The example you referred to

class Widget2 : public QWidget
{
Q_OBJECT
public:
    Widget2(QWidget* parent = nullptr);

private:
    QPushButton button;
};

does not necessarily mean that the button is created on the stack. It depends on how the instance of Widget2 is created. If it is on the stack, then also button is on the stack. If it is newed on the heap, then also button is on the heap. The difference from the "normal" case where button is declared and kept as a pointer is that in the example above they are allocated together in one allocation. Yes, it is negligibly faster but it is just a premature optimization. Allocation of widgets will never ever be your bottleneck, believe me. Btw. most objects in Qt are implemented using PIMPL idiom to preserve binary compatibility, so they internally allocate their private objects on the heap anyway.

Yes, you can keep your button as a NON-pointer member. This is legal. But it is not wise. There is an issue with this approach: you must #include all the subwidgets in the header and you cannot forward-declare them. Which definitely makes you compile time longer. But that is not the main problem, you can wait a little. The bigger problem is that you are introducing building dependencies which makes your code less composable.
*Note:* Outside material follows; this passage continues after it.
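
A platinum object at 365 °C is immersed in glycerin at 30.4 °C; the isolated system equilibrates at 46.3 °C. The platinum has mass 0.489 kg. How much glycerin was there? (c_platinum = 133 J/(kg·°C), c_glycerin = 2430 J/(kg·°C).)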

Imagine you have your custom widgets split into multiple libraries - then everything what you #include in your headers visible to other modules also requires to be visible to these modules. This soon becomes unmanageable mess because you will not be able to hide/encapsulate implementation details. And the fact that your widget uses some button certainly is an implementation detail. Just keep as little details in your header as possible. Keeping a pointer (can be forward-declared) is definitely less of a burden than keeping a non-pointer member (must be #included!). Moreover if you keep a pointer, then you can use substitution principle and this pointer can actually point to any subclass instance. In little toy applications or school homeworks this does not matter but when you are designing a really large application wit lots of modules and submodules organized as libraries or when you are writing libraries which are to be used by others, then these things REALLY DO matter. This makes the difference between well maintainable and totally unmaintainable code.

In my practice I have encountered only two usecases where widgets are actually allocated on the stack. First is when they are created in main() where you can write:

int main() {
  QApplication app;
  MainWindow w; // it is really on the stack
  w.show();
  return app.exec();
  // here is the main window automatically destroyed
}

Another case is when you open a display a modal dialog with a blocking event loop using exec().

void showSomeMessage() {
  QMessageBox box; // yes, we should set a parent here, for sake of simplicity I omitted it
  // etc. set text and button here
  box.exec(); // blocking here, we are waiting for user interaction
  // end of scope - we are done here, we do not need the message box any more 
  // so it is perfectly fine it gets automatically deleted here
}

These cases are perfectly fine. Actually, as you can see blocking exec() in both these cases, they are very similar.

Conclusion: it is better to declare member QObjects or QWidgets via pointers and always forward-declare them in your headers instead of #includeing their headers. This way you can design more composable, maintainable and future-proof code. You will not see any significant difference in small toy projects, but you will benefit from this good practice when your codebase grows larger. Even better habit is to keep them via QPointer (which a special Qt weak pointer), which has twofold benefit: 1) it is automatically initialized to nullptr and 2) when the objects gets destroyed, the pointer is automatically set to nullptr so you can easily check if it is alive. Plus QPointer provides implicit conversions to raw pointer so it does not affect the way you write your code. It is a very handy class.